Giovedì, 25 Febbraio 2021

Come funziona la truffa dei finti aumenti sulla bolletta telefonica

Informazioni false per indurre gli utenti a cambiare gestore, naturalmente ad un prezzo maggiorato: occhio all'ennesimo raggiro

Foto di repertorio

Torna in auge la truffa dei finti aumenti sulla bolletta telefonica. Il meccanismo è semplice, eppure spesso si rivela efficace. Come spiega il "Corriere della Sera" tutto inizia con una telefonata sul telefono fisso nella quale un sedicente operatore comunica all’ignaro cliente che il prezzo della bolletta telefonica sta per aumentare adducendo fantomatiche "ragioni amministrative".

A quel punto, per rendere credibile la sceneggiata, l’operatore dice al cliente che a breve verrà richiamato da un consulente di Federconsumatori o dell’Unione Nazionale Consumatori e in alcuni casi anche da Agcom e Arera. "Atre volte - soiega il Corriere - si passa direttamente alla seconda fase, con una chiamata fatta dal finto consulente della Federconsumatori o dell’Agcom".. 

La truffa in sostanza è tutta qui. Il cliente viene indotto a cambiare compagnia e a sottoscrivere un altro contratto con un altro gestore. Piccolo dettaglio: i costi spesso sono maggiori.  

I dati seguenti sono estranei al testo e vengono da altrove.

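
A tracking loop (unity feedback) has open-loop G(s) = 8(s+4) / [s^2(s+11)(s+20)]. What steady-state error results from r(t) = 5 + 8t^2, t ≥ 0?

110

The open loop has two poles at the origin → type 2 system. Taking each input component in turn:
  • 5: tracked with zero error.
  • 8t^2: e_ss = 16/K_a with K_a=8/55 → 110.
Total e_ss = 110.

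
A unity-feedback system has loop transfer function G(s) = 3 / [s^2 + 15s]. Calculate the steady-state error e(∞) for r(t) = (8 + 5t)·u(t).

Factoring s from the denominator leaves a polynomial with constant term 15, so the system is type 1. Treating each term separately:
  • 8: tracked with zero error.
  • 5t: e_ss = 5/K_v with K_v=0.2 → 25.
Total e_ss = 25.

25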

"Spesso a mettere in piedi queste truffe sono i call center plurimandatari, cioè quelli che offrono un servizio per più compagnie telefoniche. In altri casi, sono società specializzate nel trovare sul web gli utenti insoddisfatti che lasciano reclami e che poi vendono i dati acquisiti alle compagnie telefoniche".

Una truffa già segnalata dall'Unc

Una truffa analoga era stata segnalata già tempo fa dall’Associazione Nazionale Consumatori. Così scriveva il presidente Massimiliano Dona nel suo blog su Today:

"Un po' di tempo fa vengo contattato al telefono da una associazione dei consumatori che mi informa degli aumenti tariffari del mio gestore di telefonia rassicurandomi sul fatto che (per legge) avrei potuto disdire il mio attuale contratto senza pagare penali. Incuriosito ho chiesto informazioni e il (gentilissimo) operatore mi riferisce che era un servizio offerto dall’Unione Nazionale Consumatori! Incredibile, proprio la associazione di cui sono il presidente (e che naturalmente non si sognerebbe mai di fare simili telefonate!).

Insospettito, faccio fare alcune verifiche ai nostri sportelli UNC su tutto il territorio e… sorpresa: il caso non è per niente isolato! Ecco perché vale la pena di raccontarlo qui per mettervi in guardia dalla truffa dell'Associazione di consumatori che ci chiama per farci cambiare operatore di telefonia: l’ennesimo, paradossale, raggiro dei call center. Ma cominciamo dalle storie denunciate allo sportello sul nostro sito.

Marco ci racconta che da gennaio 2019 comincia ad avere problemi di connessione a internet. Inizia quindi a chiamare Vodafone segnalando il problema. Ad un tratto il consumatore viene contattato telefonicamente da una associazione per la difesa dei consumatori che gli comunica che la stessa Vodafone stava attuando degli aumenti unilaterali e che quindi poteva rifiutarsi di pagare i costi della disattivazione anticipata perché per legge era tutelato. Contestualmente l’operatore al telefono gli suggeriva di passare a Fastweb per la buona ricezione nella zona di Palermo in cui abita e che lo avrebbe chiamato un operatore per concordare il contratto. Il nostro amico, fiducioso dell'intervento di una Associazione come la nostra, ha accettato, passando a Fastweb".

Secondo Dona sarebbero centinaia le segnalazioni arrivate all’associazione da parte di utenti che avrebbero ricevuto chiamate da falsi operatori.